Oh. My. Gosh. Who in the Romance industry hasn't heard of Dame Barbara Cartland? I don't need to tell you she wrote over seven hundred novels, not to mention plays, opera, music, magazine articles and more. That alone should put you in complete and total awe.
I said A W E. (Ignore her overfondness for the colour pink.)
Otherwise, Dame Babs' social adventures makes the Kardashians look like a sixth grade girl's playground tussle. Check out her Wikipedia entry. I wouldn't be surprised to see a "Keeping Up with the McCorquodales", should reality television have existed nearly a hundred years ago.
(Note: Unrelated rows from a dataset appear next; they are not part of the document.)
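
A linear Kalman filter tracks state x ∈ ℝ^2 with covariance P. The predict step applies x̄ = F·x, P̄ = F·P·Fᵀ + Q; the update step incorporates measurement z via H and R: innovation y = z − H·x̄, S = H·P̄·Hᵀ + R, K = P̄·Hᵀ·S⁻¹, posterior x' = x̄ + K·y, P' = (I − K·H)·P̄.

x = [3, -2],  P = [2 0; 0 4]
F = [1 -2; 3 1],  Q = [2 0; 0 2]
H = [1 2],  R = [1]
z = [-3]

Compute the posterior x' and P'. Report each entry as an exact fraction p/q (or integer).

x̄ = F·x = [7, 7]
P̄ = F·P·Fᵀ + Q = [20 -2; -2 24]
y = z − H·x̄ = [-24]
S = H·P̄·Hᵀ + R = [109]
K = P̄·Hᵀ·S⁻¹ = [16/109; 46/109]
x' = x̄ + K·y = [379/109, -341/109]
P' = (I − K·H)·P̄ = [1924/109 -954/109; -954/109 500/109]

x' = [379/109, -341/109]
P' = [1924/109 -954/109; -954/109 500/109]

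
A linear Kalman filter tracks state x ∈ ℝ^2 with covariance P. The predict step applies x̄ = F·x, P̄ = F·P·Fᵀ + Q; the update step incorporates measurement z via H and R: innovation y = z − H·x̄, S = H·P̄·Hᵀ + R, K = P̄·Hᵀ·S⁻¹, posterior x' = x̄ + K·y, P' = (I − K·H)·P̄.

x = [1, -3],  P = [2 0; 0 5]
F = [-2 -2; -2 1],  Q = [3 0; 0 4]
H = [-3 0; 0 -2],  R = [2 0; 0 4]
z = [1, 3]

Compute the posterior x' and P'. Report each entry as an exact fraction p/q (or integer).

x' = [-766/2511, -16877/10044]
P' = [554/2511 -2/2511; -2/2511 4741/5022]

x̄ = F·x = [4, -5]
P̄ = F·P·Fᵀ + Q = [31 -2; -2 17]
y = z − H·x̄ = [13, -7]
S = H·P̄·Hᵀ + R = [281 -12; -12 72]
K = P̄·Hᵀ·S⁻¹ = [-277/837 1/2511; 1/837 -4741/10044]
x' = x̄ + K·y = [-766/2511, -16877/10044]
P' = (I − K·H)·P̄ = [554/2511 -2/2511; -2/2511 4741/5022]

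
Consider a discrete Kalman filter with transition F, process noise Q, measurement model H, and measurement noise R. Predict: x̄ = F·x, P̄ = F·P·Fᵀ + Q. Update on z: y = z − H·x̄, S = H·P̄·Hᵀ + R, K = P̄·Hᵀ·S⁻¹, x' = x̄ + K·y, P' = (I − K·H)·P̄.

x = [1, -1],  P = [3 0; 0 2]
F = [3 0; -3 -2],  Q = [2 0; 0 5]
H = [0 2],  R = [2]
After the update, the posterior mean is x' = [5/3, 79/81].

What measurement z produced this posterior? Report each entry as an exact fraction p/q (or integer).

z = [2]

x̄ = F·x = [3, -1]
P̄ = F·P·Fᵀ + Q = [29 -27; -27 40]
S = H·P̄·Hᵀ + R = [162]
K = P̄·Hᵀ·S⁻¹ = [-1/3; 40/81]
x' − x̄ = [-4/3, 160/81] = K·y
y = (KᵀK)⁻¹·Kᵀ·(x' − x̄) = [4]
z = y + H·x̄ = [4] + [-2] = [2]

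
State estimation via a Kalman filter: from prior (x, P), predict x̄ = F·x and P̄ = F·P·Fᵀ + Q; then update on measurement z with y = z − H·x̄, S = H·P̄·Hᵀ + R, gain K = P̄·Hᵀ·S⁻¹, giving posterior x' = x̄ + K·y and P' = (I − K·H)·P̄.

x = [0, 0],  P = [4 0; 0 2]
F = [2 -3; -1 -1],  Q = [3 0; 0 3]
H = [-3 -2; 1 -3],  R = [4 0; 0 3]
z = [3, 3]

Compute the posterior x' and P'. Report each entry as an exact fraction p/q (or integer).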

Certainly would have been far more entertaining than anything shown today.
Nevertheless, she's one of those larger-than-life people that everyone should meet at least once in their lives.
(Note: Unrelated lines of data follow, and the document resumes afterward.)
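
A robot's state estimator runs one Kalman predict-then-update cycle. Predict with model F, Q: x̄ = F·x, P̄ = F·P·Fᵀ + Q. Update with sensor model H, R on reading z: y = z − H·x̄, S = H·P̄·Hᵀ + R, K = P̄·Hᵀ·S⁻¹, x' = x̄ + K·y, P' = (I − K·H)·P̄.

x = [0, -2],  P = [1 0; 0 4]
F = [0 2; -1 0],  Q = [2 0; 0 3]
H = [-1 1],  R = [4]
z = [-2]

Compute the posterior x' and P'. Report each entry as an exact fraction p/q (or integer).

x' = [2/13, -12/13]
P' = [72/13 36/13; 36/13 44/13]

x̄ = F·x = [-4, 0]
P̄ = F·P·Fᵀ + Q = [18 0; 0 4]
y = z − H·x̄ = [-6]
S = H·P̄·Hᵀ + R = [26]
K = P̄·Hᵀ·S⁻¹ = [-9/13; 2/13]
x' = x̄ + K·y = [2/13, -12/13]
P' = (I − K·H)·P̄ = [72/13 36/13; 36/13 44/13]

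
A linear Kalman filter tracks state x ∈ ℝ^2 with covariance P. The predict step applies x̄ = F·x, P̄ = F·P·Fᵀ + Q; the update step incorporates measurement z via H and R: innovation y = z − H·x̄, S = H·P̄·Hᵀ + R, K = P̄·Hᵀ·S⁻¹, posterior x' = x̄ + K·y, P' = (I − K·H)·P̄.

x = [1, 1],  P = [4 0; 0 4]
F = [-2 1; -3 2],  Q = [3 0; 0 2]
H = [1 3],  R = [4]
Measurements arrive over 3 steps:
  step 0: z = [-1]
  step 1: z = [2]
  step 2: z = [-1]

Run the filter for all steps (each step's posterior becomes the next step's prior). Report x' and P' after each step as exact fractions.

step 0: x̄ = F·x = [-1, -1]
step 0: P̄ = F·P·Fᵀ + Q = [23 32; 32 54]
step 0: y = z − H·x̄ = [3]
step 0: S = H·P̄·Hᵀ + R = [705]
step 0: K = P̄·Hᵀ·S⁻¹ = [119/705; 194/705]
step 0: x' = x̄ + K·y = [-116/235, -41/235]
step 0: P' = (I − K·H)·P̄ = [2054/705 -526/705; -526/705 434/705]
step 1: x̄ = F·x = [191/235, 266/235]
step 1: P̄ = F·P·Fᵀ + Q = [12869/705 16874/705; 16874/705 27944/705]
step 1: y = z − H·x̄ = [-519/235]
step 1: S = H·P̄·Hᵀ + R = [368429/705]
step 1: K = P̄·Hᵀ·S⁻¹ = [63491/368429; 100706/368429]
step 1: x' = x̄ + K·y = [159226/368429, 194620/368429]
step 1: P' = (I − K·H)·P̄ = [1007384/368429 -251140/368429; -251140/368429 217988/368429]
step 2: x̄ = F·x = [-123832/368429, -88438/368429]
step 2: P̄ = F·P·Fᵀ + Q = [6357371/368429 8238260/368429; 8238260/368429 13688946/368429]
step 2: y = z − H·x̄ = [20717/368429]
step 2: S = H·P̄·Hᵀ + R = [180461161/368429]
step 2: K = P̄·Hᵀ·S⁻¹ = [31072151/180461161; 49305098/180461161]
step 2: x' = x̄ + K·y = [-58907265/180461161, -40545588/180461161]
step 2: P' = (I − K·H)·P̄ = [493392170/180461161 -123034522/180461161; -123034522/180461161 106751638/180461161]

step 0: x' = [-116/235, -41/235], P' = [2054/705 -526/705; -526/705 434/705]
step 1: x' = [159226/368429, 194620/368429], P' = [1007384/368429 -251140/368429; -251140/368429 217988/368429]
step 2: x' = [-58907265/180461161, -40545588/180461161], P' = [493392170/180461161 -123034522/180461161; -123034522/180461161 106751638/180461161]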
But Dabe Babs was more than awe-inspiring. Dame Babs should totally smack your gob.
You would never have guessed this froofy socialite with royal connections and overblown literary aspirations spent her down time pioneering aviation.
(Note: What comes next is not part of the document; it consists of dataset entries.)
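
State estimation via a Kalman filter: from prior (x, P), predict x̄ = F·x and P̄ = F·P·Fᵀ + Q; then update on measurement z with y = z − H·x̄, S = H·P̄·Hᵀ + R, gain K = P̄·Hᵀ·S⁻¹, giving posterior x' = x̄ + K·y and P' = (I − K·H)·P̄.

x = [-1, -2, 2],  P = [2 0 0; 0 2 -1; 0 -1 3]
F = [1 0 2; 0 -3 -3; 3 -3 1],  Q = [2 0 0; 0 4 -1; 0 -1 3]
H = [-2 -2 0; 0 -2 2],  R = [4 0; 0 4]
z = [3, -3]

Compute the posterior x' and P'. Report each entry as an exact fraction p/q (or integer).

x' = [-418/1823, -1981/1823, -4564/1823]
P' = [6592/1823 -6318/1823 -5602/1823; -6318/1823 7791/1823 7076/1823; -5602/1823 7076/1823 8160/1823]

x̄ = F·x = [3, 0, 5]
P̄ = F·P·Fᵀ + Q = [16 -12 18; -12 31 2; 18 2 48]
y = z − H·x̄ = [9, -13]
S = H·P̄·Hᵀ + R = [96 -4; -4 304]
K = P̄·Hᵀ·S⁻¹ = [-137/1823 358/1823; -1473/3646 -715/3646; -737/1823 542/1823]
x' = x̄ + K·y = [-418/1823, -1981/1823, -4564/1823]
P' = (I − K·H)·P̄ = [6592/1823 -6318/1823 -5602/1823; -6318/1823 7791/1823 7076/1823; -5602/1823 7076/1823 8160/1823]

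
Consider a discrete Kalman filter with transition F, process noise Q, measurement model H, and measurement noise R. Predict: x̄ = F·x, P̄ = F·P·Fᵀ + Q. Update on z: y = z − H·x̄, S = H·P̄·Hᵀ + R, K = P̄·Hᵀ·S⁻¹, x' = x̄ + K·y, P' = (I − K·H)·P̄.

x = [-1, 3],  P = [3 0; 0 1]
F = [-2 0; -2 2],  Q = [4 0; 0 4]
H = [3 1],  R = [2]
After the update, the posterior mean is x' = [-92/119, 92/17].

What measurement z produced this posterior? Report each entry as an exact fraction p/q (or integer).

z = [3]

x̄ = F·x = [2, 8]
P̄ = F·P·Fᵀ + Q = [16 12; 12 20]
S = H·P̄·Hᵀ + R = [238]
K = P̄·Hᵀ·S⁻¹ = [30/119; 4/17]
x' − x̄ = [-330/119, -44/17] = K·y
y = (KᵀK)⁻¹·Kᵀ·(x' − x̄) = [-11]
z = y + H·x̄ = [-11] + [14] = [3]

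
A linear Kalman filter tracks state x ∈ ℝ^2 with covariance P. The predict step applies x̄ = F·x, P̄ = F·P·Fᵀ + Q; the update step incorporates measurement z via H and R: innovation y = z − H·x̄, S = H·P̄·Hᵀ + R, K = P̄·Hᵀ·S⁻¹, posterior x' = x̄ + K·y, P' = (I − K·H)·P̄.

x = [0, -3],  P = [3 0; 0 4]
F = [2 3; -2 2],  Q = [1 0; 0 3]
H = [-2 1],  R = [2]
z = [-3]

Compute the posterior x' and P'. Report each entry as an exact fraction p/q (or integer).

x' = [-339/181, -1191/181]
P' = [1473/181 2774/181; 2774/181 5562/181]

x̄ = F·x = [-9, -6]
P̄ = F·P·Fᵀ + Q = [49 12; 12 31]
y = z − H·x̄ = [-15]
S = H·P̄·Hᵀ + R = [181]
K = P̄·Hᵀ·S⁻¹ = [-86/181; 7/181]
x' = x̄ + K·y = [-339/181, -1191/181]
P' = (I − K·H)·P̄ = [1473/181 2774/181; 2774/181 5562/181]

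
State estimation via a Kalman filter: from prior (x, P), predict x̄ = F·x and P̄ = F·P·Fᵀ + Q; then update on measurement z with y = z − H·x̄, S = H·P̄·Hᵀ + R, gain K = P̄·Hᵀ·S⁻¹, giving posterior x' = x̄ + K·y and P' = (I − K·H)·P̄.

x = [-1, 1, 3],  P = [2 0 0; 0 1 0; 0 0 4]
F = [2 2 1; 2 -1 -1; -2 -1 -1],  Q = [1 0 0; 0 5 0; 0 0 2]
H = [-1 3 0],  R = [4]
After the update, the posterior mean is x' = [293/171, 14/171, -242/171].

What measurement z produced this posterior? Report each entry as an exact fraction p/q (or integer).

x̄ = F·x = [3, -6, -2]
P̄ = F·P·Fᵀ + Q = [17 2 -14; 2 18 -3; -14 -3 15]
S = H·P̄·Hᵀ + R = [171]
K = P̄·Hᵀ·S⁻¹ = [-11/171; 52/171; 5/171]
x' − x̄ = [-220/171, 1040/171, 100/171] = K·y
y = (KᵀK)⁻¹·Kᵀ·(x' − x̄) = [20]
z = y + H·x̄ = [20] + [-21] = [-1]

z = [-1]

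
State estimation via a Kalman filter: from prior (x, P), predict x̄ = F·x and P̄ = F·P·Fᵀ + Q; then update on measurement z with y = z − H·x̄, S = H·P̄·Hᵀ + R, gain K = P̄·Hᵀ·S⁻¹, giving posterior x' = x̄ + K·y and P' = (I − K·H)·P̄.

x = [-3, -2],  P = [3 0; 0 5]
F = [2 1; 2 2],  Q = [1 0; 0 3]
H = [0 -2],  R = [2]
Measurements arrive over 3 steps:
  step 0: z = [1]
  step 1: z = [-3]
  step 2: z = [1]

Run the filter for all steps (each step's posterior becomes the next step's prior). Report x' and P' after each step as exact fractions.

step 0: x̄ = F·x = [-8, -10]
step 0: P̄ = F·P·Fᵀ + Q = [18 22; 22 35]
step 0: y = z − H·x̄ = [-19]
step 0: S = H·P̄·Hᵀ + R = [142]
step 0: K = P̄·Hᵀ·S⁻¹ = [-22/71; -35/71]
step 0: x' = x̄ + K·y = [-150/71, -45/71]
step 0: P' = (I − K·H)·P̄ = [310/71 22/71; 22/71 35/71]
step 1: x̄ = F·x = [-345/71, -390/71]
step 1: P̄ = F·P·Fᵀ + Q = [1434/71 1442/71; 1442/71 1769/71]
step 1: y = z − H·x̄ = [-993/71]
step 1: S = H·P̄·Hᵀ + R = [7218/71]
step 1: K = P̄·Hᵀ·S⁻¹ = [-1442/3609; -1769/3609]
step 1: x' = x̄ + K·y = [877/1203, 1639/1203]
step 1: P' = (I − K·H)·P̄ = [14318/3609 1442/3609; 1442/3609 1769/3609]
step 2: x̄ = F·x = [1131/401, 5032/1203]
step 2: P̄ = F·P·Fᵀ + Q = [7602/401 7718/401; 7718/401 86711/3609]
step 2: y = z − H·x̄ = [11267/1203]
step 2: S = H·P̄·Hᵀ + R = [354062/3609]
step 2: K = P̄·Hᵀ·S⁻¹ = [-69462/177031; -86711/177031]
step 2: x' = x̄ + K·y = [-151257/177031, -71615/177031]
step 2: P' = (I − K·H)·P̄ = [682230/177031 69462/177031; 69462/177031 86711/177031]

step 0: x' = [-150/71, -45/71], P' = [310/71 22/71; 22/71 35/71]
step 1: x' = [877/1203, 1639/1203], P' = [14318/3609 1442/3609; 1442/3609 1769/3609]
step 2: x' = [-151257/177031, -71615/177031], P' = [682230/177031 69462/177031; 69462/177031 86711/177031]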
She was rather fond of unpowered gliding. When she wasn't campaigning for better pay for midwives and nurses or championing housing rights for gypsies (Travellers), she was hanging out at the airport, inventing towed gliders. Back then, gliders were considered short-range toys to keep the rich entertained. But Dame Barbara saw potential in long-distance gliders.
How useful it would be, she thought, to tow a glider up high, then set it loose to fly as far as 200 miles away. So she built her own, naturally named the "Barbara Cartland". She even took it for a mail run to prove its worth.
It impressed someone important, because her inventions were later used in WWII as silent troop carriers, aka the gliding infantry, as you do.
Her Grace feels better when she reads about other overachievers.